Какое-то время она лежала, размышляя, как здесь оказалась, и пытаясь придти в себя. Но вскоре, поняв, что не помнит, как попала в ящик и вообще что происходило с ней раньше, она решила, что самым лучшим в этом случае будет как можно быстрее выбраться отсюда. Голос еще некоторое время эхом отдавался где-то в мозгу, но вскоре растаял, не оставив даже воспоминания о себе. Подняв руки, она уперлась ими в крышку ящика и попыталась сдвинуть его – но бесполезно, словно сверху на него свалили целую скалу.
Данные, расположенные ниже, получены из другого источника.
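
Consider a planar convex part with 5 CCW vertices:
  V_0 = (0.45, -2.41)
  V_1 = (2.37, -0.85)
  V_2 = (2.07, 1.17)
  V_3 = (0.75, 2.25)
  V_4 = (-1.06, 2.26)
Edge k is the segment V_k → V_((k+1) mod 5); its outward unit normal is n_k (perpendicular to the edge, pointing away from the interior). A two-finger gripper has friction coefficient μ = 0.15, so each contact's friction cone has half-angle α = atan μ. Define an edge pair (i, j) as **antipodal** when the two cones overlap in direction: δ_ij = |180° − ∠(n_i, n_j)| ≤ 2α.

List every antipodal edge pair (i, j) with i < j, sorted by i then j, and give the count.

α = atan 0.15 = 8.53°;  2α = 17.06°
n_0 = (+0.6306, -0.7761)
n_1 = (+0.9892, +0.1469)
n_2 = (+0.6332, +0.7740)
n_3 = (+0.0055, +1.0000)
n_4 = (-0.9515, -0.3077)
  (0,1): δ = 120.65°  ·
  (0,2): δ = 78.38°  ·
  (0,3): δ = 39.41°  ·
  (0,4): δ = 68.82°  ·
  (1,2): δ = 137.74°  ·
  (1,3): δ = 98.76°  ·
  (1,4): δ = 9.47°  ✓
  (2,3): δ = 141.03°  ·
  (2,4): δ = 32.79°  ·
  (3,4): δ = 71.77°  ·
antipodal pairs: 1

count = 1; pairs: (1,4)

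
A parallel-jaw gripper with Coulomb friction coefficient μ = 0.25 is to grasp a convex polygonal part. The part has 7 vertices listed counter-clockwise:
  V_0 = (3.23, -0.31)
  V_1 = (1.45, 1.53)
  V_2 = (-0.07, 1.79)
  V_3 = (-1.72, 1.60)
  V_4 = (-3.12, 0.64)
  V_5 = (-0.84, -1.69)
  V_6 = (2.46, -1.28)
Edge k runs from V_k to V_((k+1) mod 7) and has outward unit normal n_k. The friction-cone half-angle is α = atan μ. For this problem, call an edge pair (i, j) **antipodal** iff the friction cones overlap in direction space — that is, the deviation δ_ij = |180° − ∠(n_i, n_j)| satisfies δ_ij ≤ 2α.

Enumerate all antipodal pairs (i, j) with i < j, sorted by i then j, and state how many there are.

count = 5; pairs: (0,4), (1,5), (2,5), (3,5), (3,6)

α = atan 0.25 = 14.04°;  2α = 28.07°
n_0 = (+0.7187, +0.6953)
n_1 = (+0.1686, +0.9857)
n_2 = (-0.1144, +0.9934)
n_3 = (-0.5655, +0.8247)
n_4 = (-0.7147, -0.6994)
n_5 = (+0.1233, -0.9924)
n_6 = (+0.7832, -0.6217)
  (0,1): δ = 143.76°  ·
  (0,2): δ = 127.48°  ·
  (0,3): δ = 99.61°  ·
  (0,4): δ = 0.33°  ✓
  (0,5): δ = 53.03°  ·
  (0,6): δ = 97.51°  ·
  (1,2): δ = 163.72°  ·
  (1,3): δ = 135.85°  ·
  (1,4): δ = 35.91°  ·
  (1,5): δ = 16.79°  ✓
  (1,6): δ = 61.26°  ·
  (2,3): δ = 152.13°  ·
  (2,4): δ = 52.19°  ·
  (2,5): δ = 0.51°  ✓
  (2,6): δ = 44.99°  ·
  (3,4): δ = 80.06°  ·
  (3,5): δ = 27.36°  ✓
  (3,6): δ = 17.12°  ✓
  (4,5): δ = 127.30°  ·
  (4,6): δ = 82.82°  ·
  (5,6): δ = 135.53°  ·
antipodal pairs: 5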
Воздуха оставалось все меньше, и если не действовать сейчас, паника поглотит ее разум и заставит биться в конвульсиях, пока она не умрет от недостатка кислорода. Постаравшись успокоить вдруг помчавшиеся вскачь мысли и дыхание, она начала вспоминать. Не прошлое, нет – оно сейчас казалось таким же пустым, как и эта темнота. Вспоминать то, что помнило ее тело, умения и заклинания, что-нибудь, что могло помочь. Магия крови… нет, бесполезна сейчас. Магия стихий? Она скорее сожжет саму себя вместе с ящиком. Остальному ее не учили. Хотя было одно заклинание, как говорил ее прежний учитель и по совместительству хозяин – из школы магии силы. Раньше она никогда его не использовала и не знала, как оно сработает сейчас, но попытаться стоило, потому что сломать ящик руками было невозможно. А время работало против нее.
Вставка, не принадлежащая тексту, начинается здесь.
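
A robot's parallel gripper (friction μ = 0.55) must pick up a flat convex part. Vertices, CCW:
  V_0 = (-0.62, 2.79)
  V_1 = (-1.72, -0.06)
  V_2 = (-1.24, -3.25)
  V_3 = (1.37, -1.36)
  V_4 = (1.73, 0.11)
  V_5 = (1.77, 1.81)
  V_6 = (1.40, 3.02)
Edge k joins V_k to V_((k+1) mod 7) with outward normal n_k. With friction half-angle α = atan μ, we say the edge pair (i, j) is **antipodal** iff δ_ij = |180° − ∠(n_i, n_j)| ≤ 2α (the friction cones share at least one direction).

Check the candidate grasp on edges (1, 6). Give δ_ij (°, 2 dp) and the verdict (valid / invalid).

δ = 87.94°, invalid

α = atan 0.55 = 28.81°;  2α = 57.62°
edge 1: e_1 = (+0.48, -3.19);  n_1 = (-0.9889, -0.1488)
edge 6: e_6 = (-2.02, -0.23);  n_6 = (-0.1131, +0.9936)
∠(n_1, n_6) = 92.06°
δ = |180° − 92.06°| = 87.94°
87.94° > 2α = 57.62°  →  invalid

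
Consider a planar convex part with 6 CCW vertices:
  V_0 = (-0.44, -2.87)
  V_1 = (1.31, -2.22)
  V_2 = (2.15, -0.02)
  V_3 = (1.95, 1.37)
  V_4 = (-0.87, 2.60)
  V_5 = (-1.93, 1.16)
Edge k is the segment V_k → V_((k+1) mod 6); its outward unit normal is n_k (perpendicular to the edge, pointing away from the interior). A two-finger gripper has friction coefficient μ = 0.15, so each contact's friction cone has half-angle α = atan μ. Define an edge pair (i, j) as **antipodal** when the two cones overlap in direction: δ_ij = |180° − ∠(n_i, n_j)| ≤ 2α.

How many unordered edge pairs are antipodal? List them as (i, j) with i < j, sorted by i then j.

α = atan 0.15 = 8.53°;  2α = 17.06°
n_0 = (+0.3482, -0.9374)
n_1 = (+0.9342, -0.3567)
n_2 = (+0.9898, +0.1424)
n_3 = (+0.3998, +0.9166)
n_4 = (-0.8053, +0.5928)
n_5 = (-0.9379, -0.3468)
  (0,1): δ = 131.27°  ·
  (0,2): δ = 102.19°  ·
  (0,3): δ = 43.94°  ·
  (0,4): δ = 33.27°  ·
  (0,5): δ = 89.91°  ·
  (1,2): δ = 150.91°  ·
  (1,3): δ = 92.67°  ·
  (1,4): δ = 15.46°  ✓
  (1,5): δ = 41.19°  ·
  (2,3): δ = 121.75°  ·
  (2,4): δ = 44.54°  ·
  (2,5): δ = 12.10°  ✓
  (3,4): δ = 102.79°  ·
  (3,5): δ = 46.14°  ·
  (4,5): δ = 123.35°  ·
antipodal pairs: 2

count = 2; pairs: (1,4), (2,5)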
Сосредоточившись и призвав на помощь скопившуюся в ее теле энергию, она выдохнула и сжала кулаки. Заклинание сорвалось с бледных, потрескавшихся губ – жажда была такой, словно в ее горло насыпали песка, а живот мучительно сводило острыми когтями голода. Сколько же она пролежала здесь и… как сюда попала? Чье извращенное сознание могло подсказать запереть ее, живую, в ящике, чтобы она медленно умирала, теряя остатки разума? Заклинание наконец было завершено, и послышался грохот и треск, когда волна силы разметала на куски ее тюрьму. Оглушенная, усыпанная щепками и обломками чего-то твердого и холодного, она отползла назад, моргая, словно слепая и оглушенная выброшенная на берег рыба. Воздух хлынул в съежившиеся легкие, причиняя жуткую боль, но был так сладок, так желанен, что она против воли хрипло рассмеялась. Она выжила, выбралась, сумела. Поднявшись на колени и потряхивая головой, словно пытаясь таким образом собрать мысли в что-то упорядоченное, она попыталась осмотреться. Все так же темно. Нервно дернув плечом, она призвала на помощь шарик света, осветивший грудой валявшиеся по каменному полу обломки ящика и куски льда. Ящик, похоже, был заключен в ледяной глыбе, для верности. Но не это заставило ее тут же перестать смеяться и отпрянуть назад, едва не потеряв контроль над магией и не заставив шарик света, мигнув, погаснуть.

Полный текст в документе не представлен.